В прошлом году, будучи солдатом в Виченце, он наделал на тридцать четыре тысячи франков долгов; с тех пор как он вернулся домой – т. е. вот уже десять месяцев, – он не в ладах со своим отцом, который не хотел платить их. Наконец, несколько дней тому назад, он сделал вид, что уезжает, говоря, что дома с ним слишком дурно обращаются. Тогда его мать вышла к нему и сказала, что отец заплатит его долг с условием, что он будет вести благоразумную жизнь. А чтобы начать ее, прежде чем он примирится с родителями, он должен примириться с Богом. Он уже давно не говел.
Словом, он отправляется на восемь дней в монастырь San Giovani et Paolo, около Колизея.
Так вот в чем секрет!
Я облокотилась о камин и на стул, отвернув глаза, которые – Бог их знает отчего – были наполнены слезами. Он облокотился подле меня, и мы оставались так несколько секунд молча, не глядя друг на друга. Целый час мы простояли таким образом, говоря о чем? О любви, конечно. Я знаю все, что хотела знать, я все вытянула из него.
Он не говорил со своим отцом, но рассказал все своей матери; он назвал меня.
– Вообще, – сказал он, – вы можете быть уверены, что мои родители ничего не имеют против вас; затруднение только в религии.
– Я знаю, что они ничего не могут иметь против меня, потому что, если бы я согласилась выйти за вас замуж, это было бы честью для вас, а не для меня.
Я стараюсь выказать себя суровой, щепетильной, какова я, впрочем, и на самом деле, а также выставить свои нравственные принципы безусловной чистоты, чтобы он рассказал все это своей матери, так как он все говорит ей.
Он никогда еще не говорил со мной, как сегодня вечером.
Тотчас же я бегу, чтобы успокоить неприятно задетое самолюбие мамы, и все рассказываю ей, но смеясь, чтобы не показаться влюбленной.
Ну, теперь довольно! Я спокойна, счастлива, особенно счастлива за моих, которые было уже повесили уши.

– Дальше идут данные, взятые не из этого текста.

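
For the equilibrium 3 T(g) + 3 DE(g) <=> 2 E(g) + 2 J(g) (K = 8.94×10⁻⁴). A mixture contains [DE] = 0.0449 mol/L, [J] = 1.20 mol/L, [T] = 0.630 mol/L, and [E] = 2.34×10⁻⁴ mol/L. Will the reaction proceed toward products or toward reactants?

in the reverse direction

Q = [E]²·[J]² / ([T]³·[DE]³) = (2.34×10⁻⁴)²·(1.20)² / ((0.630)³·(0.0449)³) = 0.00348
Q = 0.00348 > K = 8.94×10⁻⁴, so the reverse reaction proceeds.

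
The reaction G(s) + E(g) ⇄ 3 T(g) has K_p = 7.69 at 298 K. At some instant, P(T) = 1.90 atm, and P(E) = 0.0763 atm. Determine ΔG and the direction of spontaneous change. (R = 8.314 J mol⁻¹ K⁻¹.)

(G is a pure solid — omitted from Q_p.)
Q_p = P(T)³ / P(E) = (1.90)³ / (0.0763) = 89.9
ΔG = RT ln(Q_p/K_p) = (8.314 J mol⁻¹ K⁻¹)(298 K) × ln(89.9/7.69)
   = (2.478 kJ/mol)(2.459) = 6.09 kJ/mol
ΔG > 0, so the forward reaction is non-spontaneous (proceeds in reverse).

ΔG = 6.09 kJ/mol; the forward reaction is non-spontaneous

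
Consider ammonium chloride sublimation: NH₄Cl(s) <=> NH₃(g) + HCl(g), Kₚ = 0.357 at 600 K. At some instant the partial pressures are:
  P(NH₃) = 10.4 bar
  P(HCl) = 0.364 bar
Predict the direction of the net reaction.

toward reactants

(NH₄Cl is a pure solid — omitted from Qₚ.)
Qₚ = P(NH₃)·P(HCl) = (10.4)·(0.364) = 3.79
Qₚ = 3.79 > Kₚ = 0.357, so the reverse reaction proceeds.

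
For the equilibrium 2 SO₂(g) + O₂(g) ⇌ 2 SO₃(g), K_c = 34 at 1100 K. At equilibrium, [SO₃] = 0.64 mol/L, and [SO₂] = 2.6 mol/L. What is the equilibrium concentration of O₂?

At equilibrium, K_c = [SO₃]² / ([SO₂]²·[O₂]) = 34.
(0.64)² / ((2.6)²·([O₂])) = 34
[O₂] = 0.00178 = 0.0018 mol/L

[O₂] = 0.0018 mol/L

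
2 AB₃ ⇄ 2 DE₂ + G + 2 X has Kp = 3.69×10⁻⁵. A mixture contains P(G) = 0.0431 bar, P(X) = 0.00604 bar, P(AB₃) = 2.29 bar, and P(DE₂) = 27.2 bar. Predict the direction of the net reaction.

Qp = P(DE₂)²·P(G)·P(X)² / P(AB₃)² = (27.2)²·(0.0431)·(0.00604)² / (2.29)² = 2.22×10⁻⁴
Qp = 2.22×10⁻⁴ > Kp = 3.69×10⁻⁵, so the reverse reaction proceeds.

to the left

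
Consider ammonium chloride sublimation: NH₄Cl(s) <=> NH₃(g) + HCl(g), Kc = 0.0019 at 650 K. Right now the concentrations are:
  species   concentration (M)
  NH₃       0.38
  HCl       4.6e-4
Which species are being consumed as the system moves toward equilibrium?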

Уже поздно, однако, пора спать.
31 марта
Это замечательное доказательство любви – то, что он все рассказал мне. Я не смеялась. Он просил дать ему мой портрет, чтобы взять его с собой в монастырь.
– Никогда! Как можно – такое искушение.
– Все равно, я все время буду думать о вас.
Ну, не смешно ли это – эти восемь дней в монастыре! Что сказали бы его друзья в Caccia-Club, если бы они это знали!
Я никогда никому не скажу этого. Мама и Дина не считаются: они будут молчать, как я. Монастырь для Пьетро чистая пытка!
А если он все это выдумал? Это ужасно – такой характер! Я никому не доверяю.
Бедный Пьетро – в рясе, запертый в своей келье, четыре проповеди в день, обедня, всенощная, заутреня; просто не верится, так это странно.
Боже мой! Не наказывай свое тщеславное создание! Клянусь Тебе, что в сущности я честна и не способна к подлости или низости. Я – честолюбива, вот мое несчастье!
Красоты и развалины Рима кружат мне голову. Я хочу быть Цезарем, Августом, Марком Аврелием, Нероном, Каракаллой, дьяволом, папой!..
Хочу – и сознаю, что я – ничто…
Но я всегда одна и та же; вы можете убедиться в этом, читая мой дневник. Подробности, оттенки меняются, но глубокие строки его всегда одни и те же.
3 апреля
Теперь весна. Говорят, что все женщины хорошеют в это время года; это верно, судя по мне… Кожа становится тоньше, глаза блестящие, краски живее.
Уже третье апреля! Остается только пятнадцать дней в Риме. Как странно! Пока я носила фетровую шляпу, казалось, что все еще зима; вчера я надела соломенную – и тотчас же, казалось, наступила весна. Часто какая-нибудь шляпа или платье производят такое впечатление, точно так же, как очень часто какое-нибудь слово и жест ведут за собой серьезную вещь, уже давно подготавливающуюся, но все не проявлявшуюся до этого маленького толчка.
5 апреля
Я пишу и говорю обо всех, кто за мной ухаживает… Все это происходит из-за отсутствия удовлетворяющей меня деятельности. Я рисую и читаю, но этого недостаточно.
Такому тщеславному человеку, как я, нужно привязаться к живописи, потому что это вечно живая неиссякаемая деятельность.
Я не буду ни поэтом, ни философом, ни ученым. Я могу быть только певицей или художницей.
Это уже очень много. И потом – я хочу быть популярной, это главное.
Не пожимайте плечами, строгие умы, не критикуйте меня с аффектированным безучастием. Если вы будете добросовестны, вы увидите, что в сущности вы таковы же! Вы остерегаетесь высказываться, но это не мешает вам сознавать перед судом своей совести, что я говорю правду.